I’ve had 2 articles published in JASIST in recent months. I say this not to boast, but so that you have the background to what has turned out to be an incredibly confusing editorial snafu.

Pomerantz, J. (2005). A Linguistic Analysis of Question Taxonomies. Journal of the American Society for Information Science and Technology, 56(7), 715-728.

Pomerantz, J. (2005). A Conceptual Framework and Open Research Questions for Chat-based Reference Service. Journal of the American Society for Information Science and Technology, 56(12), 1288-1302.

The Bulletin contains a column of abstracts from JASIST: as an author with a paper accepted to JASIST, I’m asked to submit a “practitioner’s abstract” for my paper. In other words, I can submit an abstract for my JASIST paper that will “sell it” to practitioners; it’s ASIST’s way of trying to expand the audience of JASIST, I suppose. Anyway, I submitted an abstract to the Bulletin for the Chat paper, but not for the Taxonomies paper. I just really didn’t think that the Taxonomies paper would be all that interesting to practitioners.

So, in the August/September 2005 Bulletin, in the Selected Abstracts column, there appeared this:

Pomerantz, J. (2005). Impact and relevance of LIS journals: A linguistic analysis of question taxomomies, (715-728).

Study and Results: This paper explores the steps in the process of providing chat reference, as well as issues involved in providing such service at each step. Open research questions at each step in the process of providing chat reference service are presented. The entire process of providing chat reference is viewed as a whole, and an abstract model of the provision of chat reference service is developed.

What’s New? The questions posed in this paper are the most important open questions in chat reference service at this time and may guide future research in this area by both scholars and practitioners. The model developed in this paper may serve as a conceptual framework for identifying additional questions in chat reference service and for development of chat reference software.

Limitations: As chat reference technology develops, some of the questions posed in this paper will be answered and additional questions will be identified. Many of the questions posed in this paper likely have no single, definitive answer but are instead context-dependent.

Stay with me now:

  1. The abstract is for the Chat paper. That much, at least, is correct.
  2. The title is the Taxonomies paper, mostly…
  3. The rest of the title is from a paper by Schloegl & Stock that appeared in JASIST 55(13). That paper had its practitioner’s abstract printed in the December/January 2005 Bulletin.

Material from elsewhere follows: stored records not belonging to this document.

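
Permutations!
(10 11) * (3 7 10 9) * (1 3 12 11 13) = (1 3 7 10 13)(9 12 11) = [0, 3, 2, 7, 4, 5, 6, 10, 8, 12, 13, 9, 11, 1]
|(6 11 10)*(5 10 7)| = 5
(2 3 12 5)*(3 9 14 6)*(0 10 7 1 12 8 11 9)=(0 10 7 1 12 5 2)(3 8 11 9 14 6)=[10, 12, 0, 8, 4, 2, 3, 1, 11, 14, 7, 9, 5, 13, 6]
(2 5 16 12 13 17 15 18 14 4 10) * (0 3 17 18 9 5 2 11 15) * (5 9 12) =(0 3 17)(4 10 11 15 12 13 18 14)(5 16) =[3, 1, 2, 17, 10, 16, 6, 7, 8, 9, 11, 15, 13, 18, 4, 12, 5, 0, 14]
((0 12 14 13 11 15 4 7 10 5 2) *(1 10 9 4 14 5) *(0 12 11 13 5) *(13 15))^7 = (0 12 2 5 14 15 13 11)(1 10)(4 7 9)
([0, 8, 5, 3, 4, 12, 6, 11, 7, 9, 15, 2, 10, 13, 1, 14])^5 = (1 5)(2 14)(7 10)(8 12)(11 15)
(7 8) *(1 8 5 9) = [0, 8, 2, 3, 4, 9, 6, 5, 7, 1] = (1 8 7 5 9)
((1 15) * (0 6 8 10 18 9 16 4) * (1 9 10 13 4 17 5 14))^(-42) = (18)(0 13 6 4 8)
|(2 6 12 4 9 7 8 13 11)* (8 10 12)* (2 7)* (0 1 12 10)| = 11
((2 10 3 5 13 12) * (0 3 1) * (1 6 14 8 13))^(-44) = (2 13 14 10 12 8 6)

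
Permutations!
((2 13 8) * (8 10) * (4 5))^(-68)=((2 13 10 8)(4 5))^(-68)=(13)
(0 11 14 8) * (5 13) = (0 11 14 8)(5 13) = [11, 1, 2, 3, 4, 13, 6, 7, 0, 9, 10, 14, 12, 5, 8]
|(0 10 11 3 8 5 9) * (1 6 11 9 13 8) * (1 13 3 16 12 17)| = 12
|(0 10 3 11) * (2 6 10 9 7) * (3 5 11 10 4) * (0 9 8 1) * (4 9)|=60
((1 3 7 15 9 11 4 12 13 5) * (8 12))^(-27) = (1 4 3 8 7 12 15 13 9 5 11)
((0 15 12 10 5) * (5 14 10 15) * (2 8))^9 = ((0 5)(2 8)(10 14)(12 15))^9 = (0 5)(2 8)(10 14)(12 15)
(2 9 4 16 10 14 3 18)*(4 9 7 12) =[0, 1, 7, 18, 16, 5, 6, 12, 8, 9, 14, 11, 4, 13, 3, 15, 10, 17, 2] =(2 7 12 4 16 10 14 3 18)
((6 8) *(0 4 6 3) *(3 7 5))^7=((0 4 6 8 7 5 3))^7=(8)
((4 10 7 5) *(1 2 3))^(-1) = ((1 2 3)(4 10 7 5))^(-1) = (1 3 2)(4 5 7 10)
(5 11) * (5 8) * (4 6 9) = (4 6 9)(5 11 8) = [0, 1, 2, 3, 6, 11, 9, 7, 5, 4, 10, 8]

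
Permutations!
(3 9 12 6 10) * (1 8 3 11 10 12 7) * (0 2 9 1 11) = (0 2 9 7 11 10)(1 8 3)(6 12) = [2, 8, 9, 1, 4, 5, 12, 11, 3, 7, 0, 10, 6]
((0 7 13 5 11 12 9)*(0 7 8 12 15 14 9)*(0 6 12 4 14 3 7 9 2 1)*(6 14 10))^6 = (15)(0 14 10)(1 12 4)(2 6 8)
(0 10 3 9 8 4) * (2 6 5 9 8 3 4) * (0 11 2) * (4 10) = (0 4 11 2 6 5 9 3 8) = [4, 1, 6, 8, 11, 9, 5, 7, 0, 3, 10, 2]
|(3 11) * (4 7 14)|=6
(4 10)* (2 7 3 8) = [0, 1, 7, 8, 10, 5, 6, 3, 2, 9, 4] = (2 7 3 8)(4 10)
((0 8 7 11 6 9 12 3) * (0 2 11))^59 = ((0 8 7)(2 11 6 9 12 3))^59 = (0 7 8)(2 3 12 9 6 11)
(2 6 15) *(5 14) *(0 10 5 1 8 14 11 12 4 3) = (0 10 5 11 12 4 3)(1 8 14)(2 6 15) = [10, 8, 6, 0, 3, 11, 15, 7, 14, 9, 5, 12, 4, 13, 1, 2]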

Heaven knows how all that went wrong. It’s almost too weird to be human error. Dick Hill is listed as the Editor and Publisher of the Bulletin, but mostly I’ve been emailing with Irene Travis. I can see one or the other of them accidentally swapping one title for another, especially since I had 2 papers in JASIST within 6 months of each other. I can see making the typo “taxomomies.” But where did the Schloegl & Stock title come from? And all 3 of these errors together? It strains the bounds of credibility. Personally, I think someone’s computer barfed.

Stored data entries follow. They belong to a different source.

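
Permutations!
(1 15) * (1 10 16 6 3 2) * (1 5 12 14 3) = (1 15 10 16 6)(2 5 12 14 3) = [0, 15, 5, 2, 4, 12, 1, 7, 8, 9, 16, 11, 14, 13, 3, 10, 6]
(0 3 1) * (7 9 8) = (0 3 1)(7 9 8) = [3, 0, 2, 1, 4, 5, 6, 9, 7, 8]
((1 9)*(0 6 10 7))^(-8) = ((0 6 10 7)(1 9))^(-8) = (10)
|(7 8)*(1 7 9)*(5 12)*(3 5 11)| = |(1 7 8 9)(3 5 12 11)| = 4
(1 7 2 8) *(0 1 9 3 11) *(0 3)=(0 1 7 2 8 9)(3 11)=[1, 7, 8, 11, 4, 5, 6, 2, 9, 0, 10, 3]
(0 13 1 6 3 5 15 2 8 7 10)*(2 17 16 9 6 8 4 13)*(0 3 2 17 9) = (0 17 16)(1 8 7 10 3 5 15 9 6 2 4 13) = [17, 8, 4, 5, 13, 15, 2, 10, 7, 6, 3, 11, 12, 1, 14, 9, 0, 16]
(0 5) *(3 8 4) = (0 5)(3 8 4) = [5, 1, 2, 8, 3, 0, 6, 7, 4]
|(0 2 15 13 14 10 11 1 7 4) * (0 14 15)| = |(0 2)(1 7 4 14 10 11)(13 15)| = 6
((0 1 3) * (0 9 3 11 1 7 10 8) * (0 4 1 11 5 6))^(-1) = ((11)(0 7 10 8 4 1 5 6)(3 9))^(-1) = (11)(0 6 5 1 4 8 10 7)(3 9)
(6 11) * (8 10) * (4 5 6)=(4 5 6 11)(8 10)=[0, 1, 2, 3, 5, 6, 11, 7, 10, 9, 8, 4]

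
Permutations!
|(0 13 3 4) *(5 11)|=4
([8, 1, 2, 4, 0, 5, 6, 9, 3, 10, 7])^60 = [0, 1, 2, 3, 4, 5, 6, 7, 8, 9, 10]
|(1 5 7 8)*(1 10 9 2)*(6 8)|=|(1 5 7 6 8 10 9 2)|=8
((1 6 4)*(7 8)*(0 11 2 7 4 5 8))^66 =(0 2)(1 6 5 8 4)(7 11)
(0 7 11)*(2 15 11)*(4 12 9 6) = (0 7 2 15 11)(4 12 9 6) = [7, 1, 15, 3, 12, 5, 4, 2, 8, 6, 10, 0, 9, 13, 14, 11]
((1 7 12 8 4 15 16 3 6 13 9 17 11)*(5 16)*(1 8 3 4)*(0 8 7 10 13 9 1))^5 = (0 8)(1 13 10)(3 7 17 6 12 11 9)(4 15 5 16)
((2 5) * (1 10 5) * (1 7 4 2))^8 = (1 5 10)(2 4 7)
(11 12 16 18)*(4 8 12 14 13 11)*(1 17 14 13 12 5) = [0, 17, 2, 3, 8, 1, 6, 7, 5, 9, 10, 13, 16, 11, 12, 15, 18, 14, 4] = (1 17 14 12 16 18 4 8 5)(11 13)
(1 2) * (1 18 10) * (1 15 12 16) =(1 2 18 10 15 12 16) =[0, 2, 18, 3, 4, 5, 6, 7, 8, 9, 15, 11, 16, 13, 14, 12, 1, 17, 10]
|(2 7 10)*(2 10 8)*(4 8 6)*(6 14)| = 6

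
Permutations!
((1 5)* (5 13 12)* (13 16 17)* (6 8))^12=((1 16 17 13 12 5)(6 8))^12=(17)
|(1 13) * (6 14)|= 2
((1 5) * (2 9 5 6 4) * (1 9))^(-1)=((1 6 4 2)(5 9))^(-1)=(1 2 4 6)(5 9)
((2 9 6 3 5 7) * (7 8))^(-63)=((2 9 6 3 5 8 7))^(-63)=(9)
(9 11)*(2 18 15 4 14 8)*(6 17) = (2 18 15 4 14 8)(6 17)(9 11) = [0, 1, 18, 3, 14, 5, 17, 7, 2, 11, 10, 9, 12, 13, 8, 4, 16, 6, 15]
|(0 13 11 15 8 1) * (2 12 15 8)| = 15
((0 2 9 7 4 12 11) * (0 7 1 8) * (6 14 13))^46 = (0 2 9 1 8)(4 11)(6 14 13)(7 12)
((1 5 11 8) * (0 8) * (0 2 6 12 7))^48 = ((0 8 1 5 11 2 6 12 7))^48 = (0 5 6)(1 2 7)(8 11 12)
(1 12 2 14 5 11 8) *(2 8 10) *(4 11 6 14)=(1 12 8)(2 4 11 10)(5 6 14)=[0, 12, 4, 3, 11, 6, 14, 7, 1, 9, 2, 10, 8, 13, 5]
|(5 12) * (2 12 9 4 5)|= |(2 12)(4 5 9)|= 6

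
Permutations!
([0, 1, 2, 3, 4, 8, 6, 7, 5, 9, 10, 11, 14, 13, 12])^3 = (5 8)(12 14)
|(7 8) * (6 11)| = 2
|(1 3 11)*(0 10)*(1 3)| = 2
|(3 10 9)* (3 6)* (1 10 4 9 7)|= 12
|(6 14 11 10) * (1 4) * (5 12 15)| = |(1 4)(5 12 15)(6 14 11 10)| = 12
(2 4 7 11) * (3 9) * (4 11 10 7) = (2 11)(3 9)(7 10) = [0, 1, 11, 9, 4, 5, 6, 10, 8, 3, 7, 2]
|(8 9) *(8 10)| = 3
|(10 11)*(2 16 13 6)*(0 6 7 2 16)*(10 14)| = |(0 6 16 13 7 2)(10 11 14)| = 6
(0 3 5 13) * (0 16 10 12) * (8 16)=(0 3 5 13 8 16 10 12)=[3, 1, 2, 5, 4, 13, 6, 7, 16, 9, 12, 11, 0, 8, 14, 15, 10]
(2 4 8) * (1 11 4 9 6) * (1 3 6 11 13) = (1 13)(2 9 11 4 8)(3 6) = [0, 13, 9, 6, 8, 5, 3, 7, 2, 11, 10, 4, 12, 1]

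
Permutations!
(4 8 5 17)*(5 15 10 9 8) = (4 5 17)(8 15 10 9) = [0, 1, 2, 3, 5, 17, 6, 7, 15, 8, 9, 11, 12, 13, 14, 10, 16, 4]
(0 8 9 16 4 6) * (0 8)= [0, 1, 2, 3, 6, 5, 8, 7, 9, 16, 10, 11, 12, 13, 14, 15, 4]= (4 6 8 9 16)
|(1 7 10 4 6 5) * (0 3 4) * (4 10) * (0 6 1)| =15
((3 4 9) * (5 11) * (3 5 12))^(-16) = ((3 4 9 5 11 12))^(-16) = (3 9 11)(4 5 12)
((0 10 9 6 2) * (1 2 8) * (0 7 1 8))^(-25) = ((0 10 9 6)(1 2 7))^(-25) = (0 6 9 10)(1 7 2)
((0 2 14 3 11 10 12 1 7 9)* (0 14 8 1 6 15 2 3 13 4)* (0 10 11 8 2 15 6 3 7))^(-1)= ((15)(0 7 9 14 13 4 10 12 3 8 1))^(-1)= (15)(0 1 8 3 12 10 4 13 14 9 7)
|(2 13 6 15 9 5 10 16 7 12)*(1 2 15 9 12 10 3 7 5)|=|(1 2 13 6 9)(3 7 10 16 5)(12 15)|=10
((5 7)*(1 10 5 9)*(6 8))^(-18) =(1 5 9 10 7)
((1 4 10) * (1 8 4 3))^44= (4 8 10)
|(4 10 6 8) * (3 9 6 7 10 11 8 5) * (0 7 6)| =21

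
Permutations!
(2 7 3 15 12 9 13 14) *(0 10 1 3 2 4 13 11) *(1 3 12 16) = (0 10 3 15 16 1 12 9 11)(2 7)(4 13 14) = [10, 12, 7, 15, 13, 5, 6, 2, 8, 11, 3, 0, 9, 14, 4, 16, 1]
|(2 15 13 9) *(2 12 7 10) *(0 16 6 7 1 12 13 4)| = 8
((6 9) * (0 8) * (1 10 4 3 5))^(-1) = ((0 8)(1 10 4 3 5)(6 9))^(-1) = (0 8)(1 5 3 4 10)(6 9)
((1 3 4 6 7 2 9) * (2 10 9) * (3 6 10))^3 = ((1 6 7 3 4 10 9))^3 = (1 3 9 7 10 6 4)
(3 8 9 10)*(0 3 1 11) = (0 3 8 9 10 1 11) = [3, 11, 2, 8, 4, 5, 6, 7, 9, 10, 1, 0]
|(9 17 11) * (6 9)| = |(6 9 17 11)| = 4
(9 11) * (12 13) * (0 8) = (0 8)(9 11)(12 13) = [8, 1, 2, 3, 4, 5, 6, 7, 0, 11, 10, 9, 13, 12]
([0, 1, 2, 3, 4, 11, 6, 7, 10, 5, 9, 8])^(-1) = (5 9 10 8 11)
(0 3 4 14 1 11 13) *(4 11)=(0 3 11 13)(1 4 14)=[3, 4, 2, 11, 14, 5, 6, 7, 8, 9, 10, 13, 12, 0, 1]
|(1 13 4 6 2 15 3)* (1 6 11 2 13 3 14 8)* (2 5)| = 11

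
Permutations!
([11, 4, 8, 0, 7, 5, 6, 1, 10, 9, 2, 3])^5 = (0 3 11)(1 7 4)(2 10 8)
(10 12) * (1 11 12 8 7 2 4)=(1 11 12 10 8 7 2 4)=[0, 11, 4, 3, 1, 5, 6, 2, 7, 9, 8, 12, 10]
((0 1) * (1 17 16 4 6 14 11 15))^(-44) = ((0 17 16 4 6 14 11 15 1))^(-44) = (0 17 16 4 6 14 11 15 1)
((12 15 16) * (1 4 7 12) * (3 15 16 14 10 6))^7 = (1 7 16 4 12)(3 14 6 15 10)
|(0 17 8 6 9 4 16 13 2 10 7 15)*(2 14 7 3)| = |(0 17 8 6 9 4 16 13 14 7 15)(2 10 3)| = 33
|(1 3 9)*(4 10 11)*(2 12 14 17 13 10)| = 24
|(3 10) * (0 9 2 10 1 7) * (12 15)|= 14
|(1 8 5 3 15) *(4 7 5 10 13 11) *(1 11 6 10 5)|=|(1 8 5 3 15 11 4 7)(6 10 13)|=24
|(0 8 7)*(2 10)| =|(0 8 7)(2 10)| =6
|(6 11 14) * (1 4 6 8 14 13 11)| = |(1 4 6)(8 14)(11 13)| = 6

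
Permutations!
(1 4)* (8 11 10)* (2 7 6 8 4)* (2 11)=[0, 11, 7, 3, 1, 5, 8, 6, 2, 9, 4, 10]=(1 11 10 4)(2 7 6 8)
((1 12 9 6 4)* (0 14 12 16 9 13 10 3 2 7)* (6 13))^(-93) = ((0 14 12 6 4 1 16 9 13 10 3 2 7))^(-93) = (0 2 10 9 1 6 14 7 3 13 16 4 12)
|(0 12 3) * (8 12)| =4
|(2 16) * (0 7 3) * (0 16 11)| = |(0 7 3 16 2 11)| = 6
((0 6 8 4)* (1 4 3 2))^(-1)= ((0 6 8 3 2 1 4))^(-1)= (0 4 1 2 3 8 6)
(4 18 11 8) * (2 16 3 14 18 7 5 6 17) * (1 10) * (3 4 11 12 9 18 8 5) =[0, 10, 16, 14, 7, 6, 17, 3, 11, 18, 1, 5, 9, 13, 8, 15, 4, 2, 12] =(1 10)(2 16 4 7 3 14 8 11 5 6 17)(9 18 12)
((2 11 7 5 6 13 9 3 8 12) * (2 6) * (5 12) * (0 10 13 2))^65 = (0 13 3 5 10 9 8)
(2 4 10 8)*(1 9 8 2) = [0, 9, 4, 3, 10, 5, 6, 7, 1, 8, 2] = (1 9 8)(2 4 10)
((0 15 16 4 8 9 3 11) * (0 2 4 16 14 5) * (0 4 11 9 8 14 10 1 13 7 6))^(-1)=(16)(0 6 7 13 1 10 15)(2 11)(3 9)(4 5 14)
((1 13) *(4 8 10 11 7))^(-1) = ((1 13)(4 8 10 11 7))^(-1) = (1 13)(4 7 11 10 8)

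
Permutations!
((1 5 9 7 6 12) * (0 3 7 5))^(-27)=(0 6)(1 7)(3 12)(5 9)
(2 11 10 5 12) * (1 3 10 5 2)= [0, 3, 11, 10, 4, 12, 6, 7, 8, 9, 2, 5, 1]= (1 3 10 2 11 5 12)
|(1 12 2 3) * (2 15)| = 5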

Now, after many many emails trying to (1) pin down what all the errors were, (2) figure out how they happened, and (3) explain it all so that everyone involved understood 1 & 2, we’ve arrived at some consensus. This erratum should appear in the next (Oct/Nov) issue of the Bulletin. That is, it will appear if it’s not too late to go to print. If it is, it will appear in the Dec/Jan issue.

Erratum: We apologize for some serious cut-and-paste confusion in the “What’s New?” column in the August/September 2005 issue of the Bulletin in the summary of an article by Jeffrey Pomerantz. One of his articles did, in fact, appear in volume 56, number 7 of JASIS&T. However, the title of the article in the citation is that of a summary we had previously published by Christian Schloegl and Wolfgang Stock, while the summary itself belongs to one of Jeffrey Pomerantz’s later JASIS&T articles, “A conceptual framework and open research questions for chat-based reference service.” That article will appear in JASIS&T volume 56, number 12. We do not have a summary for his earlier article, the correct title of which is “A linguistic analysis of question taxonomies.”

The erratum is almost as confusing as the error itself. John the Apostle was clearly not looking out for the August/September 2005 Bulletin. (Why John the Apostle? Because he’s the patron saint of editors; don’t ask me why.)

Oh yes, I almost forgot one last piece of confusion. The Chat article has been in press for a while, so it was listed in the Early View section of the ASIST digital library. Perfect timing, the Chat article came to print in the most recent issue of JASIST — which, natch, was released during this whole email exchange. Thus making this all the more confusing for everyone.

As a sidebar, I recently heard this piece on NPR, about editorial errors in obituaries in The New York Times. Apparently the longest length of time a correction was printed in the Times after the original piece was 49 years: correcting an editorial (not an obituary) from the 1920s that argued that Goddard was wrong & a rocket can’t operate in a vacuum. (Appropriately, the correction was printed 2 days after Apollo 11 was launched.) So for my thing to be corrected in the Bulletin so quickly, I guess we’re ahead of the curve. Of course, no one died here. Perhaps my writing is deadly dull? It certainly isn’t rocket science.